UBS upgraded Knight‑Swift to Buy from Neutral and raised its 12‑month price target to $66 from $54 (26% upside). Analyst Thomas Wadewitz raised 2027 EPS to $3.65 from $3.40 and cited accelerating supply attrition (since Oct 2025) and a step up in truckload spot rates (TL spot rates ~15% y/y in 1QTD) as catalysts. UBS now forecasts ~15 percentage points of truckload pricing gains across 2026–2027 (vs prior 12 pp). Shares jumped >3% on the upgrade; KNX is flat YTD and up ~13% over 12 months.

Analysis

The market is pricing a structural tightening in truckload capacity that will play out unevenly across operators; firms with flexible pricing mechanics and large scale in TL should capture most of the margin lift while smaller, capital-constrained carriers will face longer recovery cycles. Structural supply loss tends to persist beyond the initial shock because driver re-supply is slow — recruitment, training and license/endorsement timelines create a multi-quarter lag between price signals and effective capacity restoration. That elongation creates a window where EPS upgrades can be realized without immediate capital intensity, but it also invites accelerated reinvestment in equipment which can cap free-cash-flow upside over 12–24 months. Second-order winners include intermodal operators who can selectively absorb freight from cost-sensitive shippers switching modes, and large third-party logistics brokers that can capture higher commission dollars as spot liquidity fragments.

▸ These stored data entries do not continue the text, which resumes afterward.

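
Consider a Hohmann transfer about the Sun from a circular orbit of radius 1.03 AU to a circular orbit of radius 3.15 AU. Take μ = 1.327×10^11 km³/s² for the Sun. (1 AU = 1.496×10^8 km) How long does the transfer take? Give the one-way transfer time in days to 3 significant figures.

In km: r₁ = 1.03 × 1.496×10^8 = 1.54088×10^8 km; r₂ = 3.15 × 1.496×10^8 = 4.7124×10^8 km.
Semi-major axis of the transfer orbit: a_t = (1.54088×10^8 + 4.7124×10^8)/2 = 3.12664×10^8 km.
Half the transfer-orbit period gives t = π√(a_t³/μ) = 4.768×10^7 s.
Converting: 4.768×10^7 s ÷ 86400 s/day = 552 days.

t = 552 days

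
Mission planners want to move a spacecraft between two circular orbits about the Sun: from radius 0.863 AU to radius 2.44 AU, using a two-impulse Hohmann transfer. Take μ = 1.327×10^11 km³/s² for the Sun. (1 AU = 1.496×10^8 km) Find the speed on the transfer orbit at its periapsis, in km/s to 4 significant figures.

v = 38.97 km/s

In km: r₁ = 0.863 × 1.496×10^8 = 1.291048×10^8 km; r₂ = 2.44 × 1.496×10^8 = 3.65024×10^8 km.
The Hohmann ellipse has a_t = (r₁ + r₂)/2 = 2.470644×10^8 km.
At periapsis, r = 1.291048×10^8 km.
From the vis-viva equation, v = √[μ(2/r − 1/a_t)] = 38.97 km/s.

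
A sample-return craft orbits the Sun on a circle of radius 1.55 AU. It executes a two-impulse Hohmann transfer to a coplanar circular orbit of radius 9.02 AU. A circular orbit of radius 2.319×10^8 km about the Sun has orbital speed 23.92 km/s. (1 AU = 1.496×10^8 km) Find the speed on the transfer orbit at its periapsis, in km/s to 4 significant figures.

v = 31.25 km/s

From the circular-orbit relation v² = μ/r at r = 2.319×10^8 km: μ = v²r = (23.92)² × 2.319×10^8 = 1.32685×10^11 km³/s².
In km: r₁ = 1.55 × 1.496×10^8 = 2.3188×10^8 km; r₂ = 9.02 × 1.496×10^8 = 1.349392×10^9 km.
Transfer-ellipse semi-major axis a_t = (r₁ + r₂)/2 = (2.3188×10^8 + 1.349392×10^9)/2 = 7.90636×10^8 km.
The periapsis of the transfer ellipse is at r = 2.3188×10^8 km.
From the vis-viva equation, v = √[μ(2/r − 1/a_t)] = 31.25 km/s.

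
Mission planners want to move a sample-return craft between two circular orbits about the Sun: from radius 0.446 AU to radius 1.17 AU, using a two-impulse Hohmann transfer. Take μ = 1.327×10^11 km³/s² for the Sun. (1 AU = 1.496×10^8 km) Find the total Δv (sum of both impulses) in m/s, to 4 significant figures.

Δv = 16150 m/s

In km: r₁ = 0.446 × 1.496×10^8 = 6.67216×10^7 km; r₂ = 1.17 × 1.496×10^8 = 1.75032×10^8 km.
Transfer-ellipse semi-major axis a_t = (r₁ + r₂)/2 = (6.67216×10^7 + 1.75032×10^8)/2 = 1.208768×10^8 km.
Circular speed at r₁: v₁ = √(μ/r₁) = √(1.327×10^11/6.67216×10^7) = 44.597 km/s.
On the transfer ellipse at r₁, v² = μ(2/r − 1/a) gives v_p = √[μ(2/r₁ − 1/a_t)] = 53.665 km/s.
First burn Δv₁ = |v_p − v₁| = 9.068 km/s.
Circular speed at r₂: v₂ = √(μ/r₂) = 27.5345 km/s.
Transfer-orbit speed at r₂: v_a = √[μ(2/r₂ − 1/a_t)] = 20.4568 km/s.
Second burn Δv₂ = |v₂ − v_a| = 7.078 km/s.
Δv = Δv₁ + Δv₂ = 9.068 + 7.078 = 16.15 km/s.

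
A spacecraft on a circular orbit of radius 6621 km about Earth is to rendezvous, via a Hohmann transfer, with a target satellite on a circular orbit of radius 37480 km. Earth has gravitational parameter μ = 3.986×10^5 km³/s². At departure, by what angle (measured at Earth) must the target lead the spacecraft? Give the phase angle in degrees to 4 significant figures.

Transfer-ellipse semi-major axis a_t = (r₁ + r₂)/2 = (6621 + 37480)/2 = 22050.5 km.
Transfer time t = π√(a_t³/μ) = 16293 s.
Target angular speed ω₂ = √(μ/r₂³) = 8.7010×10^-5 rad/s.
Angle swept by the target during transfer: ω₂·t = 1.4177 rad = 81.23°.
The spacecraft traverses 180° on the transfer ellipse, so the target must lead by 180° − 81.23° = 98.77°.

φ = 98.77°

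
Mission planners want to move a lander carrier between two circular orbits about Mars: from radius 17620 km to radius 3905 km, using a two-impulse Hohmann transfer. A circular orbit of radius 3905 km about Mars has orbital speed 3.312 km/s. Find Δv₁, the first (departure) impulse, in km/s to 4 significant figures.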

Conversely, shippers with thin procurement teams will see a step-function rise in freight cost volatility, pushing them to hedge or lock contracts and accelerating outsourcing to asset-light providers — a demand shift that disproportionately benefits brokers with tech-enabled tendering. Rising used-truck values and OEM lead times will compress the near-term reinvestment return for carriers that choose to scale, increasing M&A incentives for strong balance sheets to buy scale at higher prices. Key reversal risks are macro-driven volume declines, a rapid re-entry of owner-operators if access to capital loosens, or a fall in diesel futures that materially narrows yield gaps for carriers (all operable within 1–6 months). Monitor weekly load-to-truck spreads, used-truck auction pricing, carrier tender acceptance rates and OEM order backlogs as high-frequency gauges; a consistent reversal across these metrics over 6–8 weeks would argue the pricing cycle is peaking. Execution should focus on isolating pure spot exposure versus modal/multi-service franchises and sizing to volatility: this is a tactical 3–12 month trade window with asymmetric upside if attrition proves sticky.